After suffering a miscarriage caused by a recent car accident, Jane starts experiencing severe nightmares, which begins putting a strain on her relationship with her boyfriend Richard (George Hilton). Jane's sister Barbara (Nieves Navarro) begs her to see a psychiatrist (Georges Rigaud) but the visits prove useless as the terrifying visions and dark dreams continue. Her anxiety is brought to life when a strange, blue-eyed man (my boyfriend Ivan Rassimov) from her dreams begins stalking her, so she desperately turns to her next-door neighbor Mary (Marina Malfatti) for help. Mary's solution is to take Jane to a Black Sabbath ceremony -- I mean really, Ambien is far more dangerous these days -- but a little bloodletting and group orgy shenanigans never hurt anyone, right? The Satanic cult takes more of a liking to Jane than she expected and won't soon let her escape their clutches (check out those fingernails), which takes us down the rabbit hole. This is where Martino's film differs from its traditional giallo brethren. There is no big mystery here because all the key players wear their intentions on their sleeve, but Martino does play with some of the genre's artistic conventions.

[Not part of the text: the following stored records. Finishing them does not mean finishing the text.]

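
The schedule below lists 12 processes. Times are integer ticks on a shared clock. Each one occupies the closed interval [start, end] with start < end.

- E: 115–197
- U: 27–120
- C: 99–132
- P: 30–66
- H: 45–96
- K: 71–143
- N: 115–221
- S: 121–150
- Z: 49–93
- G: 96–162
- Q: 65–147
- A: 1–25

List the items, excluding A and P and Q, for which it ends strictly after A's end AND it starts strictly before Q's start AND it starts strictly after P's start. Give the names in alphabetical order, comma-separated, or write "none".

H, Z

Conditions: its end is strictly after A's end (X.end > 25) AND its start is strictly before Q's start (X.start < 65) AND its start is strictly after P's start (X.start > 30).
C: end 132 > 25? ✓; start 99 < 65? ✗; start 99 > 30? ✓ → no.
E: end 197 > 25? ✓; start 115 < 65? ✗; start 115 > 30? ✓ → no.
G: end 162 > 25? ✓; start 96 < 65? ✗; start 96 > 30? ✓ → no.
H: end 96 > 25? ✓; start 45 < 65? ✓; start 45 > 30? ✓ → yes.
K: end 143 > 25? ✓; start 71 < 65? ✗; start 71 > 30? ✓ → no.
N: end 221 > 25? ✓; start 115 < 65? ✗; start 115 > 30? ✓ → no.
S: end 150 > 25? ✓; start 121 < 65? ✗; start 121 > 30? ✓ → no.
U: end 120 > 25? ✓; start 27 < 65? ✓; start 27 > 30? ✗ → no.
Z: end 93 > 25? ✓; start 49 < 65? ✓; start 49 > 30? ✓ → yes.
Result: H, Z.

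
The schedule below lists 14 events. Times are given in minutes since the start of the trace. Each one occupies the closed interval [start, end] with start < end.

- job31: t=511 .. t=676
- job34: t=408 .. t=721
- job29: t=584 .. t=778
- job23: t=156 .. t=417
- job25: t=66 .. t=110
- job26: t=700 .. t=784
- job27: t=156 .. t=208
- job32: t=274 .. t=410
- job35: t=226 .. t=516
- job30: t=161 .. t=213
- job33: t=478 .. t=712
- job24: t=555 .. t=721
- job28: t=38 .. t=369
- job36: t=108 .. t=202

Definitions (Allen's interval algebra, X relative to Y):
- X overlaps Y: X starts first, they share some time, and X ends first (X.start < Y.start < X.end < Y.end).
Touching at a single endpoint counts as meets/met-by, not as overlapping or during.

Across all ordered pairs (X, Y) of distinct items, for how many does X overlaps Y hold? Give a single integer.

Checking all 182 ordered pairs for relation 'overlaps'; matching pairs in alphabetical order:
(job23, job34): job23 overlaps job34 ✓
(job23, job35): job23 overlaps job35 ✓
(job24, job26): job24 overlaps job26 ✓
(job24, job29): job24 overlaps job29 ✓
(job25, job36): job25 overlaps job36 ✓
(job27, job30): job27 overlaps job30 ✓
(job28, job23): job28 overlaps job23 ✓
(job28, job32): job28 overlaps job32 ✓
(job28, job35): job28 overlaps job35 ✓
(job29, job26): job29 overlaps job26 ✓
(job31, job24): job31 overlaps job24 ✓
(job31, job29): job31 overlaps job29 ✓
(job32, job34): job32 overlaps job34 ✓
(job33, job24): job33 overlaps job24 ✓
(job33, job26): job33 overlaps job26 ✓
(job33, job29): job33 overlaps job29 ✓
(job34, job26): job34 overlaps job26 ✓
(job34, job29): job34 overlaps job29 ✓
(job35, job31): job35 overlaps job31 ✓
(job35, job33): job35 overlaps job33 ✓
(job35, job34): job35 overlaps job34 ✓
(job36, job23): job36 overlaps job23 ✓
(job36, job27): job36 overlaps job27 ✓
(job36, job30): job36 overlaps job30 ✓
Count: 24.

24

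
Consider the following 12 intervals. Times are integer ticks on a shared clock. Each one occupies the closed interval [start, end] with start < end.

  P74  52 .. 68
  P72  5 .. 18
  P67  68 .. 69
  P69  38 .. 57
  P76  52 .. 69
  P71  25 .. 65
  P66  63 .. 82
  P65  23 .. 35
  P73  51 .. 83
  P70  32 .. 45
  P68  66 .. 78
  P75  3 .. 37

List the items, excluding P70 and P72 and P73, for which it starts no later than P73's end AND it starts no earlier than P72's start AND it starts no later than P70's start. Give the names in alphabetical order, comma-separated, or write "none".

Conditions: its start is no later than P73's end (X.start <= 83) AND its start is no earlier than P72's start (X.start >= 5) AND its start is no later than P70's start (X.start <= 32).
P65: start 23 <= 83? ✓; start 23 >= 5? ✓; start 23 <= 32? ✓ → yes.
P66: start 63 <= 83? ✓; start 63 >= 5? ✓; start 63 <= 32? ✗ → no.
P67: start 68 <= 83? ✓; start 68 >= 5? ✓; start 68 <= 32? ✗ → no.
P68: start 66 <= 83? ✓; start 66 >= 5? ✓; start 66 <= 32? ✗ → no.
P69: start 38 <= 83? ✓; start 38 >= 5? ✓; start 38 <= 32? ✗ → no.
P71: start 25 <= 83? ✓; start 25 >= 5? ✓; start 25 <= 32? ✓ → yes.
P74: start 52 <= 83? ✓; start 52 >= 5? ✓; start 52 <= 32? ✗ → no.
P75: start 3 <= 83? ✓; start 3 >= 5? ✗; start 3 <= 32? ✓ → no.
P76: start 52 <= 83? ✓; start 52 >= 5? ✓; start 52 <= 32? ✗ → no.
Result: P65, P71.

P65, P71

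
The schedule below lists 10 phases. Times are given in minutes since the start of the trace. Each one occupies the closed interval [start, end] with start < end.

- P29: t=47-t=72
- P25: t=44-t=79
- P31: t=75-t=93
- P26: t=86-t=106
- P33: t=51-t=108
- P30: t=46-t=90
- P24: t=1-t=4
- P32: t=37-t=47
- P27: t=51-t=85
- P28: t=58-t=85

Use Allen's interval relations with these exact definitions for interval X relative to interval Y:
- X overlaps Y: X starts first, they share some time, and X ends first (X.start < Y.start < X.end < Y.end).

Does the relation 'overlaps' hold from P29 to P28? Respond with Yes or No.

Yes

P29 = [t=47, t=72], P28 = [t=58, t=85].
Actual relation of P29 to P28: overlaps.
Asked whether 'overlaps' holds → Yes.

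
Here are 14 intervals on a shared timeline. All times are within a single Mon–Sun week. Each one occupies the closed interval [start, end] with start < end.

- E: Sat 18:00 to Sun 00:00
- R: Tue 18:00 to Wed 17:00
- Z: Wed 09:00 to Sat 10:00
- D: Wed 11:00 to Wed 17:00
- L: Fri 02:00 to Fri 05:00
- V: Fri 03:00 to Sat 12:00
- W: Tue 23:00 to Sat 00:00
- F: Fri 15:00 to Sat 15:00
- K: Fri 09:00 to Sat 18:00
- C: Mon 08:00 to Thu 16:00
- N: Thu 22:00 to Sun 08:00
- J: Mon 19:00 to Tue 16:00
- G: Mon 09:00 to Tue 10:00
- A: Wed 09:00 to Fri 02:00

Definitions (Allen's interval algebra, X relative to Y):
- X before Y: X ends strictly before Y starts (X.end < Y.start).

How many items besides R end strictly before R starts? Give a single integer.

2

Target R = [Tue 18:00, Wed 17:00].
A [Wed 09:00, Fri 02:00] → overlapped-by → no.
C [Mon 08:00, Thu 16:00] → contains → no.
D [Wed 11:00, Wed 17:00] → finishes → no.
E [Sat 18:00, Sun 00:00] → after → no.
F [Fri 15:00, Sat 15:00] → after → no.
G [Mon 09:00, Tue 10:00] → before → counts.
J [Mon 19:00, Tue 16:00] → before → counts.
K [Fri 09:00, Sat 18:00] → after → no.
L [Fri 02:00, Fri 05:00] → after → no.
N [Thu 22:00, Sun 08:00] → after → no.
V [Fri 03:00, Sat 12:00] → after → no.
W [Tue 23:00, Sat 00:00] → overlapped-by → no.
Z [Wed 09:00, Sat 10:00] → overlapped-by → no.
Total: 2.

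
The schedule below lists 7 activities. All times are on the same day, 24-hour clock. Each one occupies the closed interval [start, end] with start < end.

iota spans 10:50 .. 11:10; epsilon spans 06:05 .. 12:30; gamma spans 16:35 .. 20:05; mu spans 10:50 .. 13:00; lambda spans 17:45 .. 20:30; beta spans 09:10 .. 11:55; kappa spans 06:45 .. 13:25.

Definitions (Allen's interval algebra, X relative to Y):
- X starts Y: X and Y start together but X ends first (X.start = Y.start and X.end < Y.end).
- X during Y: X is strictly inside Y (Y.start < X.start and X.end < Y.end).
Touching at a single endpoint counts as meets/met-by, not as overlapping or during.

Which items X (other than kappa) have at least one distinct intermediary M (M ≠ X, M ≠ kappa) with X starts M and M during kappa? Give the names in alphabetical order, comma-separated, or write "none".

Target kappa = [06:45, 13:25].
Intermediaries M with M during kappa: beta, iota, mu.
Via beta — items with X starts beta: none.
Via iota — items with X starts iota: none.
Via mu — items with X starts mu: iota.
Union: iota.

iota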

Navarro proves to be an acting talent to contend with against Fenech -- and is just as strikingly beautiful. She appeared in a number of gialli in the 70's and was the lead in films like Death Carries a Cane, but her career kind of petered out. Marina Malfatti is equally stunning and even next to the irresistible Fenech, all eyes are on her. Hilton dons the usual semi-sleazy routine and Rassimov is a sinister genius as always. Fenech's killer combination of fragility and hysteria is no less compelling here than the other gialli she is known for.
Like the best Italian homages, Colors borrows core ideas from a popular foreign film and weaves them into a unique viewing experience. While not Martino and Fenech's best collaboration, the title is filled with enough nightmarish imagery, hot giallo babes, and kinky cult action to make it essential viewing for anyone who loves Italian cult cinema.